Monte Vista High senior Kyle Weisse was named one of 10 Huggable Heroes in a national community service recognition program. Sponsored by Build-A-Bear Workshop, the program recognizes "young leaders… for helping make their communities and the world a better place."
At age 13, Kyle co-founded FUNDaFIELD.org, which works with kids in the United States to raise money to help build soccer fields for underprivileged kids in Africa. So far, FUNDaFIELD has raised more than $138,000, constructed eight soccer fields in South Africa, Kenya and Uganda and held four soccer tournaments, as well as delivered uniforms, soccer balls and other necessary supplies.
In July, Kyle will spend two days at the Build-A-Bear Workshop World Bearquarters in St. Louis where he will be honored along with the other nine 2011 Huggable Heroes.
"I think a lot of times people are sensitive about glorifying community service. It really is hours upon hours of hard work and often people don't see it that way," Kyle said. "We're very excited to be named as a semifinalist because most people don't recognize community service in that sort of way."
After returning from the 2006 World Cup in Germany, Kyle and his brother Garrett were so impressed by the dedication of fans from Angola that they told their parents they wanted to build soccer fields in Africa. As a result of that trip, the brothers developed FUNDaFIELD and now have 32 members in middle and high schools as well as in college.
"We really promote youth getting involved in service. We have 12-year-old girls out there raising money. If we get them out there at a young age then they'll get in that mindset," Kyle said.
In order to stay a member of the organization, students need to hold two fundraisers a year and volunteer for 25 hours at other people's fundraisers. Kyle said younger members will usually hold bake sales or dog washes; one member even held a ping pong competition.
In June, Kyle and other FUNDaFIELD members from Monte Vista and San Ramon Valley high schools will travel to Uganda for two weeks to hold tournaments and look at possible locations for fields. These trips enlighten people that wouldn't otherwise be exposed to Africa and show them the power of sports, Kyle said.
Kyle estimates that at least 3,000 people regularly use the organization's fields, a number which can swell during tournaments. But FUNDaFIELD is looking beyond sports to small business development.
"What we're really promoting is people starting businesses, such as small chipati stands at tournaments. The soccer field allows all these people to come together and build relationships that help strengthen the community."

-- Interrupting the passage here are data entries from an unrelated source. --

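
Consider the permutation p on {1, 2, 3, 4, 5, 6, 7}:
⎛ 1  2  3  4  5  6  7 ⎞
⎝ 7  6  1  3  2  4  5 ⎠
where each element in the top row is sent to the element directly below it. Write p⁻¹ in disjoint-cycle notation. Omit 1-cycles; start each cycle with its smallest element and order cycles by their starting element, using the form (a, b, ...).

(1, 3, 4, 6, 2, 5, 7)

First write p in disjoint cycles: (1, 7, 5, 2, 6, 4, 3).
Reversing each cycle (and rotating so the smallest element leads) gives p⁻¹ = (1, 3, 4, 6, 2, 5, 7).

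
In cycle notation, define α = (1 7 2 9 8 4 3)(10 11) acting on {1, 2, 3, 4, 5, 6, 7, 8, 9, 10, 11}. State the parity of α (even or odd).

The cycle lengths are 7, 2, 1, 1.
A cycle of length ℓ contributes ℓ−1 transpositions, so α is a product of 6 + 1 = 7 transpositions — odd.

odd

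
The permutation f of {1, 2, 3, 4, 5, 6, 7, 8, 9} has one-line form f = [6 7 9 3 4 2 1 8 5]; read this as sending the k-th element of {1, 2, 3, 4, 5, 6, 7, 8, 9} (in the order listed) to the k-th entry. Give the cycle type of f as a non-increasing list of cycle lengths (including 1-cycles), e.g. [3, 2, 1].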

As a Huggable Hero, he will receive $10,000 -- a $7,500 educational scholarship and $2,500 to donate to the charity of his choice. While the scholarship will be put toward studying business or economics at the University of Southern California, UCLA or Claremont Mckenna College, Kyle said he will put $2,500 toward funding the group's ninth field project.
"We have a lot of people that have been writing us, the word has been spreading, and we want to start raising funds to continue building fields," Kyle said. "We love our fundraisers but it's not the fastest way; we're very grassroots and contests like these go a long way."
Nominations for this year's Huggable Heroes program were accepted from January 14 through February 28 and nearly 1,200 applications were received. Collectively, the 10 winners have built 18 homes across the country, 31 wells in rural India, eight soccer fields and four libraries in Africa. Winners have also founded or co-founded organizations that "improve the quality of education in the United States and developing nations and provide comfort items, gifts and funds."